Samuel Johnfiah (born 9 September 1952) is a Ghanaian politician who served as a member of parliament for the Ahanta West constituency in the 5th parliament of the 4th republic of Ghana.

== Early life and education ==
He was born on 9 September 1952. He hails from Hotopo in the Western Region of Ghana. He obtained his National Diploma in General Agriculture from University of Ghana in 1984. He also had his Executive Masters in Governance & Leadership (EMGL) from Ghana Institute Management and Public Administration in 2008.

== Career ==
Before becoming a parliamentarian, he was the Deputy general manager for Ahantaman Rural Bank.

== Politics ==
His political career begun in 2001 after he emerged winner of the 2000 Ghanaian General Elections and was sworn in on 7 January 2001. He served as the member of parliament representing the Ahanta West constituency in the 5th parliament of the 4th republic of Ghana.

He was elected in the 2008 Ghanaian general elections with 20,871 votes out of the 38,798 total valid votes cast, equivalent to 53.8%. He was elected over Joseph Jones Amoah of the National Democratic Congress, Comfort Amoo of the Democratic Freedom Party and David Oscar Yawson of the Convention People's Party. These obtained 24.21%, 4.61% and 17.38% respectively of total valid votes cast.

He lost the seat in 2012 Ghanaian general election for George Kwame Aboagye from National Democratic Congress. He is a member of the New Patriotic Party.

In the year 2000, Johnfiah won the general elections as the member of parliament for the Ahanta West constituency of the Western Region of Ghana. He won on the ticket of the New Patriotic Party. His constituency was a part of the 9 parliamentary seats out of 19 seats won by the New Patriotic Party in that election for the Western Region of Ghana. The New Patriotic Party won a majority total of 99 parliamentary seats out of 200 seats.
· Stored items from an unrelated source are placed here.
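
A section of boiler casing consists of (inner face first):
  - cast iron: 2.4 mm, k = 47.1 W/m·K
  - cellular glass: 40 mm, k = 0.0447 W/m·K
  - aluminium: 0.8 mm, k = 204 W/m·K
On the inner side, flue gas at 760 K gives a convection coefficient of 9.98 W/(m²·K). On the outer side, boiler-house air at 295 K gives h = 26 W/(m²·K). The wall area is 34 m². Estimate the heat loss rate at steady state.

Thermal resistances in series:
R_inner film = 1/(h_i·A) = 1/(9.98×34) = 0.002947 K/W
R_cast iron = L/(kA) = 0.0024/(47.1×34) = 1.499×10^-6 K/W
R_cellular glass = L/(kA) = 0.04/(0.0447×34) = 0.02632 K/W
R_aluminium = L/(kA) = 0.0008/(204×34) = 1.153×10^-7 K/W
R_outer film = 1/(h_o·A) = 1/(26×34) = 0.001131 K/W
R_total = 0.0304 K/W
Q = ΔT / R_total = 465 / 0.0304

Q ≈ 15300 W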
He was elected with 16,478 total valid votes cast. This was equivalent to 60.90% of the total valid votes cast. He was elected over William Cudjoe S. Kingsford of the National Democratic Congress, Joseph A. Eddie Mensah of the Convention People's Party, Joseph Kweku Arthur of the People's National Convention, Eva Parker of the National Reformed Party and Joseph Jones Amoah of the United Ghana Movement. These won 8,107, 1,358, 509, 416 and 170 votes out of the total valid votes cast respectively. These were equivalent to 30.00%, 5.00%, 1.90%, 1.50% and 0.06% respectively of total valid votes cast.

== Personal life ==
Johnfiah is married with six children. He is a Christian and a member of the Methodist Church.